Frank Crockett and Bryan Kelly lived together in a home once described as “the most beautiful house in Los Angeles.” The Buck House, designed by Richard Schindler in 1934, was built in the city’s mid-Wilshire area, just a stone’s throw from the Los Angeles County Museum of Art. “People would knock on the door thinking it was part of the museum,” Kelly recalls. And though it was no museum, the Buck House was filled with Crockett and Kelly’s collection, which included John Altoon, Ynez Johnston, and Peter Voulkos, as well as many works by an artist the pair counted among their friends: Claire Falkenstein.
“Frank was very fond of Claire,” Kelly says. “He was very close to her, he very much admired what she was doing.” Crockett was an artist himself, working largely in encaustic to make textured grids and geometric abstractions. His early studies were in Japan, followed by the Art Students League and Brooklyn Museum School in New York, the Barnes Foundation in Pennsylvania, and the Académie de la Grande Chaumiere in Paris. Crockett likely befriended Falkenstein in the early 1970s, after moving to California from the East Coast with Dr. Louis Heyn. While living together in the Hollywood Hills, Heyn commissioned Falkenstein to create the large-scale sculptural fountain Structure and Flow (now in the collection of the Long Beach Museum of Art).

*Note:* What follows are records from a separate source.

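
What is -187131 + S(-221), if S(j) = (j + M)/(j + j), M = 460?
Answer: -82712141/442 ≈ -1.8713e+5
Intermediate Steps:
S(j) = (460 + j)/(2*j) (S(j) = (j + 460)/(j + j) = (460 + j)/((2*j)) = (460 + j)*(1/(2*j)) = (460 + j)/(2*j))
-187131 + S(-221) = -187131 + (1/2)*(460 - 221)/(-221) = -187131 + (1/2)*(-1/221)*239 = -187131 - 239/442 = -82712141/442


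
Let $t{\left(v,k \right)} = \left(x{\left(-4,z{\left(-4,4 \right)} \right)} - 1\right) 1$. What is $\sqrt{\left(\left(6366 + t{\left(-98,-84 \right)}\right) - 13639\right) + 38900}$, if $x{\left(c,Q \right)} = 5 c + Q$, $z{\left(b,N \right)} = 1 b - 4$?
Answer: $\sqrt{31598} \approx 177.76$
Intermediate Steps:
$z{\left(b,N \right)} = -4 + b$ ($z{\left(b,N \right)} = b - 4 = -4 + b$)
$x{\left(c,Q \right)} = Q + 5 c$
$t{\left(v,k \right)} = -29$ ($t{\left(v,k \right)} = \left(\left(\left(-4 - 4\right) + 5 \left(-4\right)\right) - 1\right) 1 = \left(\left(-8 - 20\right) - 1\right) 1 = \left(-28 - 1\right) 1 = \left(-29\right) 1 = -29$)
$\sqrt{\left(\left(6366 + t{\left(-98,-84 \right)}\right) - 13639\right) + 38900} = \sqrt{\left(\left(6366 - 29\right) - 13639\right) + 38900} = \sqrt{\left(6337 - 13639\right) + 38900} = \sqrt{-7302 + 38900} = \sqrt{31598}$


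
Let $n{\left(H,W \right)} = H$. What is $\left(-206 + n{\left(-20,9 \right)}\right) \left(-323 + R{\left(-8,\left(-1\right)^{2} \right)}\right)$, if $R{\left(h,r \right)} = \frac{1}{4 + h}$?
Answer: $\frac{146109}{2} \approx 73055.0$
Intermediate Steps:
$\left(-206 + n{\left(-20,9 \right)}\right) \left(-323 + R{\left(-8,\left(-1\right)^{2} \right)}\right) = \left(-206 - 20\right) \left(-323 + \frac{1}{4 - 8}\right) = - 226 \left(-323 + \frac{1}{-4}\right) = - 226 \left(-323 - \frac{1}{4}\right) = \left(-226\right) \left(- \frac{1293}{4}\right) = \frac{146109}{2}$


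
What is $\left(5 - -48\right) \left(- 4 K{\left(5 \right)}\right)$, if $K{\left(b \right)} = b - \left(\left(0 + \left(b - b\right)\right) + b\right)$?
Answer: $0$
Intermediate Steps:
$K{\left(b \right)} = 0$ ($K{\left(b \right)} = b - \left(\left(0 + 0\right) + b\right) = b - \left(0 + b\right) = b - b = 0$)
$\left(5 - -48\right) \left(- 4 K{\left(5 \right)}\right) = \left(5 - -48\right) \left(\left(-4\right) 0\right) = \left(5 + 48\right) 0 = 53 \cdot 0 = 0$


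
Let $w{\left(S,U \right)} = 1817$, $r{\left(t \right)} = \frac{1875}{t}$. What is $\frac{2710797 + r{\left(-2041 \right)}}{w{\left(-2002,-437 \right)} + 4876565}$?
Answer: $\frac{2766367401}{4978388831} \approx 0.55568$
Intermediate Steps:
$\frac{2710797 + r{\left(-2041 \right)}}{w{\left(-2002,-437 \right)} + 4876565} = \frac{2710797 + \frac{1875}{-2041}}{1817 + 4876565} = \frac{2710797 + 1875 \left(- \frac{1}{2041}\right)}{4878382} = \left(2710797 - \frac{1875}{2041}\right) \frac{1}{4878382} = \frac{5532734802}{2041} \cdot \frac{1}{4878382} = \frac{2766367401}{4978388831}$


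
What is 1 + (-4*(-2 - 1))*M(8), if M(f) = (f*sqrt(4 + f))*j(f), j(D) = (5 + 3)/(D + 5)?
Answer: 1 + 1536*sqrt(3)/13 ≈ 205.65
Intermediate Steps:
j(D) = 8/(5 + D)
M(f) = 8*f*sqrt(4 + f)/(5 + f) (M(f) = (f*sqrt(4 + f))*(8/(5 + f)) = 8*f*sqrt(4 + f)/(5 + f))
1 + (-4*(-2 - 1))*M(8) = 1 + (-4*(-2 - 1))*(8*8*sqrt(4 + 8)/(5 + 8)) = 1 + (-4*(-3))*(8*8*sqrt(12)/13) = 1 + 12*(8*8*(2*sqrt(3))*(1/13)) = 1 + 12*(128*sqrt(3)/13) = 1 + 1536*sqrt(3)/13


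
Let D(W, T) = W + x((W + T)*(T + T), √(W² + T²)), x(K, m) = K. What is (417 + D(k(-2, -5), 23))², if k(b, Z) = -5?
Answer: 1537600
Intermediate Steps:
D(W, T) = W + 2*T*(T + W) (D(W, T) = W + (W + T)*(T + T) = W + (T + W)*(2*T) = W + 2*T*(T + W))
(417 + D(k(-2, -5), 23))² = (417 + (-5 + 2*23*(23 - 5)))² = (417 + (-5 + 2*23*18))² = (417 + (-5 + 828))² = (417 + 823)² = 1240² = 1537600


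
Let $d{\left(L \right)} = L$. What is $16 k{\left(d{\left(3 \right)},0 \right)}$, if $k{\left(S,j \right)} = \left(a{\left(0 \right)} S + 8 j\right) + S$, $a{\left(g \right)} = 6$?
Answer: $336$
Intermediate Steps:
$k{\left(S,j \right)} = 7 S + 8 j$ ($k{\left(S,j \right)} = \left(6 S + 8 j\right) + S = 7 S + 8 j$)
$16 k{\left(d{\left(3 \right)},0 \right)} = 16 \left(7 \cdot 3 + 8 \cdot 0\right) = 16 \left(21 + 0\right) = 16 \cdot 21 = 336$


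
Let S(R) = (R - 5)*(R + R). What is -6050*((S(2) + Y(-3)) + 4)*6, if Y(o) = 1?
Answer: 254100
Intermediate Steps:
S(R) = 2*R*(-5 + R) (S(R) = (-5 + R)*(2*R) = 2*R*(-5 + R))
-6050*((S(2) + Y(-3)) + 4)*6 = -6050*((2*2*(-5 + 2) + 1) + 4)*6 = -6050*((2*2*(-3) + 1) + 4)*6 = -6050*((-12 + 1) + 4)*6 = -6050*(-11 + 4)*6 = -6050*(-7*6) = -6050*(-42) = -25*(-10164) = 254100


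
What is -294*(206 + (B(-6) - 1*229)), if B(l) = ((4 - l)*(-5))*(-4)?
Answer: -52038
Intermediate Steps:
B(l) = 80 - 20*l (B(l) = (-20 + 5*l)*(-4) = 80 - 20*l)
-294*(206 + (B(-6) - 1*229)) = -294*(206 + ((80 - 20*(-6)) - 1*229)) = -294*(206 + ((80 + 120) - 229)) = -294*(206 + (200 - 229)) = -294*(206 - 29) = -294*177 = -52038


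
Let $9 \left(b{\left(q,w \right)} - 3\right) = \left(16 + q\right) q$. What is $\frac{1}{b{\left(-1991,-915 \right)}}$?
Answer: $\frac{9}{3932252} \approx 2.2888 \cdot 10^{-6}$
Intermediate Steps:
$b{\left(q,w \right)} = 3 + \frac{q \left(16 + q\right)}{9}$ ($b{\left(q,w \right)} = 3 + \frac{\left(16 + q\right) q}{9} = 3 + \frac{q \left(16 + q\right)}{9}$)
$\frac{1}{b{\left(-1991,-915 \right)}} = \frac{1}{3 + \frac{\left(-1991\right)^{2}}{9} + \frac{16}{9} \left(-1991\right)} = \frac{1}{3 + \frac{1}{9} \cdot 3964081 - \frac{31856}{9}} = \frac{1}{3 + \frac{3964081}{9} - \frac{31856}{9}} = \frac{1}{\frac{3932252}{9}} = \frac{9}{3932252}$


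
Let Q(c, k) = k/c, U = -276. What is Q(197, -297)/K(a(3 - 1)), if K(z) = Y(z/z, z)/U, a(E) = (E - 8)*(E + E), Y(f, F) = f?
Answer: 81972/197 ≈ 416.10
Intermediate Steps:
a(E) = 2*E*(-8 + E) (a(E) = (-8 + E)*(2*E) = 2*E*(-8 + E))
K(z) = -1/276 (K(z) = (z/z)/(-276) = 1*(-1/276) = -1/276)
Q(197, -297)/K(a(3 - 1)) = (-297/197)/(-1/276) = -297*1/197*(-276) = -297/197*(-276) = 81972/197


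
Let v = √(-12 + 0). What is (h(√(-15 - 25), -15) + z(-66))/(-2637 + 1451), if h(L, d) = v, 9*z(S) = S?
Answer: 11/1779 - I*√3/593 ≈ 0.0061833 - 0.0029208*I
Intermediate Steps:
z(S) = S/9
v = 2*I*√3 (v = √(-12) = 2*I*√3 ≈ 3.4641*I)
h(L, d) = 2*I*√3
(h(√(-15 - 25), -15) + z(-66))/(-2637 + 1451) = (2*I*√3 + (⅑)*(-66))/(-2637 + 1451) = (2*I*√3 - 22/3)/(-1186) = (-22/3 + 2*I*√3)*(-1/1186) = 11/1779 - I*√3/593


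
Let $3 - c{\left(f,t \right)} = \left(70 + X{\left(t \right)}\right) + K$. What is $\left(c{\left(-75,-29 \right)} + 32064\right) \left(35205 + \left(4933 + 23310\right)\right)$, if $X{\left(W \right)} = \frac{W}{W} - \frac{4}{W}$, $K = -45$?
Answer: $\frac{58954929880}{29} \approx 2.0329 \cdot 10^{9}$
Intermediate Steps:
$X{\left(W \right)} = 1 - \frac{4}{W}$
$c{\left(f,t \right)} = -22 - \frac{-4 + t}{t}$ ($c{\left(f,t \right)} = 3 - \left(\left(70 + \frac{-4 + t}{t}\right) - 45\right) = 3 - \left(25 + \frac{-4 + t}{t}\right) = -22 - \frac{-4 + t}{t}$)
$\left(c{\left(-75,-29 \right)} + 32064\right) \left(35205 + \left(4933 + 23310\right)\right) = \left(\left(-23 + \frac{4}{-29}\right) + 32064\right) \left(35205 + \left(4933 + 23310\right)\right) = \left(\left(-23 + 4 \left(- \frac{1}{29}\right)\right) + 32064\right) \left(35205 + 28243\right) = \left(\left(-23 - \frac{4}{29}\right) + 32064\right) 63448 = \left(- \frac{671}{29} + 32064\right) 63448 = \frac{929185}{29} \cdot 63448 = \frac{58954929880}{29}$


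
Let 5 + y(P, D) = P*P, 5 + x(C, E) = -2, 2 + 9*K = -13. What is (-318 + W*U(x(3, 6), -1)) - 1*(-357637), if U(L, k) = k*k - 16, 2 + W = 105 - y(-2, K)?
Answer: 355759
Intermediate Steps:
K = -5/3 (K = -2/9 + (1/9)*(-13) = -2/9 - 13/9 = -5/3 ≈ -1.6667)
x(C, E) = -7 (x(C, E) = -5 - 2 = -7)
y(P, D) = -5 + P**2 (y(P, D) = -5 + P*P = -5 + P**2)
W = 104 (W = -2 + (105 - (-5 + (-2)**2)) = -2 + (105 - (-5 + 4)) = -2 + (105 - 1*(-1)) = -2 + (105 + 1) = -2 + 106 = 104)
U(L, k) = -16 + k**2 (U(L, k) = k**2 - 16 = -16 + k**2)
(-318 + W*U(x(3, 6), -1)) - 1*(-357637) = (-318 + 104*(-16 + (-1)**2)) - 1*(-357637) = (-318 + 104*(-16 + 1)) + 357637 = (-318 + 104*(-15)) + 357637 = (-318 - 1560) + 357637 = -1878 + 357637 = 355759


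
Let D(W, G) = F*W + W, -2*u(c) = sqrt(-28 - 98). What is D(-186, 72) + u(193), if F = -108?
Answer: 19902 - 3*I*sqrt(14)/2 ≈ 19902.0 - 5.6125*I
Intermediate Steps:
u(c) = -3*I*sqrt(14)/2 (u(c) = -sqrt(-28 - 98)/2 = -3*I*sqrt(14)/2)
D(W, G) = -107*W (D(W, G) = -108*W + W = -107*W)
D(-186, 72) + u(193) = -107*(-186) - 3*I*sqrt(14)/2 = 19902 - 3*I*sqrt(14)/2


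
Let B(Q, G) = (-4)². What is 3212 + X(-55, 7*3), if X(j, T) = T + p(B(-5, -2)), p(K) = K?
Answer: 3249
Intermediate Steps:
B(Q, G) = 16
X(j, T) = 16 + T (X(j, T) = T + 16 = 16 + T)
3212 + X(-55, 7*3) = 3212 + (16 + 7*3) = 3212 + (16 + 21) = 3212 + 37 = 3249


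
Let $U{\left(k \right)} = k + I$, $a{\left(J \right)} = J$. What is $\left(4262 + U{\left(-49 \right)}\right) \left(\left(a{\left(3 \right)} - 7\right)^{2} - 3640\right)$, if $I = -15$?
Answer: $-15213552$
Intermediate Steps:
$U{\left(k \right)} = -15 + k$ ($U{\left(k \right)} = k - 15 = -15 + k$)
$\left(4262 + U{\left(-49 \right)}\right) \left(\left(a{\left(3 \right)} - 7\right)^{2} - 3640\right) = \left(4262 - 64\right) \left(\left(3 - 7\right)^{2} - 3640\right) = \left(4262 - 64\right) \left(\left(-4\right)^{2} - 3640\right) = 4198 \left(16 - 3640\right) = 4198 \left(-3624\right) = -15213552$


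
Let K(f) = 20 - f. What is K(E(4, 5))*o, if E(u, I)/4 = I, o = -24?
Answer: 0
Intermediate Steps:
E(u, I) = 4*I
K(E(4, 5))*o = (20 - 4*5)*(-24) = (20 - 1*20)*(-24) = (20 - 20)*(-24) = 0*(-24) = 0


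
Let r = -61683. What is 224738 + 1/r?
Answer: 13862514053/61683 ≈ 2.2474e+5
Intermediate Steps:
224738 + 1/r = 224738 + 1/(-61683) = 224738 - 1/61683 = 13862514053/61683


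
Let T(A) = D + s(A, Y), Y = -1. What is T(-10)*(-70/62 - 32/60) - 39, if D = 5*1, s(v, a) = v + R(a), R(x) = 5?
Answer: -39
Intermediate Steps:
s(v, a) = 5 + v (s(v, a) = v + 5 = 5 + v)
D = 5
T(A) = 10 + A (T(A) = 5 + (5 + A) = 10 + A)
T(-10)*(-70/62 - 32/60) - 39 = (10 - 10)*(-70/62 - 32/60) - 39 = 0*(-70*1/62 - 32*1/60) - 39 = 0*(-35/31 - 8/15) - 39 = 0*(-773/465) - 39 = 0 - 39 = -39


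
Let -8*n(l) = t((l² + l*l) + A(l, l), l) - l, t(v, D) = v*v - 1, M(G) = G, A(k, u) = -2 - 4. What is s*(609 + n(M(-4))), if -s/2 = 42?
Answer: -88053/2 ≈ -44027.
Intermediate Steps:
s = -84 (s = -2*42 = -84)
A(k, u) = -6
t(v, D) = -1 + v² (t(v, D) = v² - 1 = -1 + v²)
n(l) = ⅛ - (-6 + 2*l²)²/8 + l/8 (n(l) = -((-1 + ((l² + l*l) - 6)²) - l)/8 = -((-1 + ((l² + l²) - 6)²) - l)/8 = -((-1 + (2*l² - 6)²) - l)/8 = -((-1 + (-6 + 2*l²)²) - l)/8 = -(-1 + (-6 + 2*l²)² - l)/8 = ⅛ - (-6 + 2*l²)²/8 + l/8)
s*(609 + n(M(-4))) = -84*(609 + (⅛ - (-3 + (-4)²)²/2 + (⅛)*(-4))) = -84*(609 + (⅛ - (-3 + 16)²/2 - ½)) = -84*(609 + (⅛ - ½*13² - ½)) = -84*(609 + (⅛ - ½*169 - ½)) = -84*(609 + (⅛ - 169/2 - ½)) = -84*(609 - 679/8) = -84*4193/8 = -88053/2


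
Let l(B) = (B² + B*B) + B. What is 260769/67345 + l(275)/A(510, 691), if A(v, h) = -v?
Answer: -2014291787/6869190 ≈ -293.24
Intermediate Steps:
l(B) = B + 2*B² (l(B) = (B² + B²) + B = 2*B² + B = B + 2*B²)
260769/67345 + l(275)/A(510, 691) = 260769/67345 + (275*(1 + 2*275))/((-1*510)) = 260769*(1/67345) + (275*(1 + 550))/(-510) = 260769/67345 + (275*551)*(-1/510) = 260769/67345 + 151525*(-1/510) = 260769/67345 - 30305/102 = -2014291787/6869190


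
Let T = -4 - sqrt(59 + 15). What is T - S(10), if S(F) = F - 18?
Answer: 4 - sqrt(74) ≈ -4.6023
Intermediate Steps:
S(F) = -18 + F
T = -4 - sqrt(74) ≈ -12.602
T - S(10) = (-4 - sqrt(74)) - (-18 + 10) = (-4 - sqrt(74)) - 1*(-8) = (-4 - sqrt(74)) + 8 = 4 - sqrt(74)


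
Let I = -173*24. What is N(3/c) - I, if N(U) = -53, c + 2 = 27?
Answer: 4099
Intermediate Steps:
c = 25 (c = -2 + 27 = 25)
I = -4152
N(3/c) - I = -53 - 1*(-4152) = -53 + 4152 = 4099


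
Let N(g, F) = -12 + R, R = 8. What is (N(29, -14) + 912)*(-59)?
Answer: -53572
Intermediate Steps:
N(g, F) = -4 (N(g, F) = -12 + 8 = -4)
(N(29, -14) + 912)*(-59) = (-4 + 912)*(-59) = 908*(-59) = -53572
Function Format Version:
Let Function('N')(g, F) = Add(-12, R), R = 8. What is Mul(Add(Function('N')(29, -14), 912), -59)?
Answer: -53572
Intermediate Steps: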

Crockett and Falkenstein remained friends after Heyn’s passing, and Crockett was a frequent visitor to Falkenstein’s Venice studio. Though fiercely dedicated to her work, Falkenstein would pause long enough to cook a meal from the California Artists Cookbook for Crockett and Kelly, or to occasionally visit the couple at the Buck House. Of Falkenstein’s character, Kelly recalls, “You kind of didn’t mess with Claire! She was very stern and a no-nonsense kind of person – busy and absorbed with her own artwork.” That dedication to art was among the things that she and Crockett shared: as Kelly put it, “Frank’s whole life was art, really.”